Morphological and Apparent-Level Stiffness Variations Between Normal and Osteoarthritic Bone in the Humeral Head.

J Orthop Res 2020 03 6;38(3):503-509. Epub 2019 Oct 6.

School of Biomedical Engineering, The University of Western Ontario, London, Ontario, Canada.

Osteoarthritis (OA) is characterized by morphological changes that alter bone structure and mechanical properties. This study compared bone morphometric parameters and apparent modulus between humeral heads excised from end-stage OA patients undergoing total shoulder arthroplasty (n = 28) and non-pathologic normal cadavers (n = 28). Morphometric parameters were determined in central cores, with regional variations compared in four medial to lateral regions.

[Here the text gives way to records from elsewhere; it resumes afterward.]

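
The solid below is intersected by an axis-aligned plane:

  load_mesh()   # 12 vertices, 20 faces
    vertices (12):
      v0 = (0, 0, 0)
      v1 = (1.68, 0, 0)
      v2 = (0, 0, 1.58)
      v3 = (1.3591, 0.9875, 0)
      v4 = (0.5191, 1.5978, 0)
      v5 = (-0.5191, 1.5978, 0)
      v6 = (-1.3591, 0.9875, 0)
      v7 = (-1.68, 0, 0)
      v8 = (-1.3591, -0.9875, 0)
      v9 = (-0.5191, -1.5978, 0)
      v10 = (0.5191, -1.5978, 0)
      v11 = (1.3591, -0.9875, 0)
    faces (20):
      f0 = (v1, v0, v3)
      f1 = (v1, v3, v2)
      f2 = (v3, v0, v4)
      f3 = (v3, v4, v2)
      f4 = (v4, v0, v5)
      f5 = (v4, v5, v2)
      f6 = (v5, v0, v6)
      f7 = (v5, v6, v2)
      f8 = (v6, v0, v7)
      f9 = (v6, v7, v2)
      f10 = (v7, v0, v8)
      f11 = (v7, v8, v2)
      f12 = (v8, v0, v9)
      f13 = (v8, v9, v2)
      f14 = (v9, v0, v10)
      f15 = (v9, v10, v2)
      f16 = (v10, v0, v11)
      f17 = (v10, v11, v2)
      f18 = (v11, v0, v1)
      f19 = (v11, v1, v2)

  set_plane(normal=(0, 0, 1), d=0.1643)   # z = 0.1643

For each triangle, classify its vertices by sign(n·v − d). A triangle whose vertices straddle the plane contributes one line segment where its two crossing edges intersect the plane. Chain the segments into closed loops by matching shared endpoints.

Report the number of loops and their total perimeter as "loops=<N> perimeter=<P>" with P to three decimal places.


loops=1 perimeter=9.303

Straddling triangles (10 of 20):
  (v1,v3,v2) [--+] → (1.21777, 0.884813, 0.1643)–(1.5053, 0, 0.1643)  len=0.9304
  (v3,v4,v2) [--+] → (0.46512, 1.43165, 0.1643)–(1.21777, 0.884813, 0.1643)  len=0.9303
  (v4,v5,v2) [--+] → (-0.46512, 1.43165, 0.1643)–(0.46512, 1.43165, 0.1643)  len=0.9302
  (v5,v6,v2) [--+] → (-1.21777, 0.884813, 0.1643)–(-0.46512, 1.43165, 0.1643)  len=0.9303
  (v6,v7,v2) [--+] → (-1.5053, 0, 0.1643)–(-1.21777, 0.884813, 0.1643)  len=0.9304
  (v7,v8,v2) [--+] → (-1.21777, -0.884813, 0.1643)–(-1.5053, 0, 0.1643)  len=0.9304
  (v8,v9,v2) [--+] → (-0.46512, -1.43165, 0.1643)–(-1.21777, -0.884813, 0.1643)  len=0.9303
  (v9,v10,v2) [--+] → (0.46512, -1.43165, 0.1643)–(-0.46512, -1.43165, 0.1643)  len=0.9302
  (v10,v11,v2) [--+] → (1.21777, -0.884813, 0.1643)–(0.46512, -1.43165, 0.1643)  len=0.9303
  (v11,v1,v2) [--+] → (1.5053, 0, 0.1643)–(1.21777, -0.884813, 0.1643)  len=0.9304

Chained into 1 loop(s):
  loop 1: 10 segments, perimeter = 9.3032
Total perimeter = 9.303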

Linear regression compared apparent modulus, morphometric parameters, and age. Micro finite element models estimated trabecular apparent modulus and derived density-modulus relationships. Significant differences were found for bone volume fraction (p < 0.001) and trabecular thickness (p < 0.001) in the most medial regions. No significant differences occurred between morphometric parameters and apparent modulus or age, except in slope between groups for apparent modulus versus trabecular number (p = 0.021), and in intercept for trabecular thickness versus age (p = 0.040). Significant differences occurred in both slope and intercept between density-modulus regression fits for each group (p ≤ 0.001). The normal group showed high correlations in the power-fit (r  = 0.87), with a lower correlation (r  = 0.61) and a more linear relationship, in the OA group. This study suggests that alterations in structure and apparent modulus persist mainly in subchondral regions of end-stage OA bone. As such, if pathologic regions are removed during joint replacement, computational models that utilize modeling parameters from non-pathologic normal bone may be applied to end-stage OA bone. An improved understanding of humeral trabecular bone variations has potential to improve the surgical management of end-stage OA patients. © 2019 Orthopaedic Research Society. Published by Wiley Periodicals, Inc. J Orthop Res 38:503-509, 2020.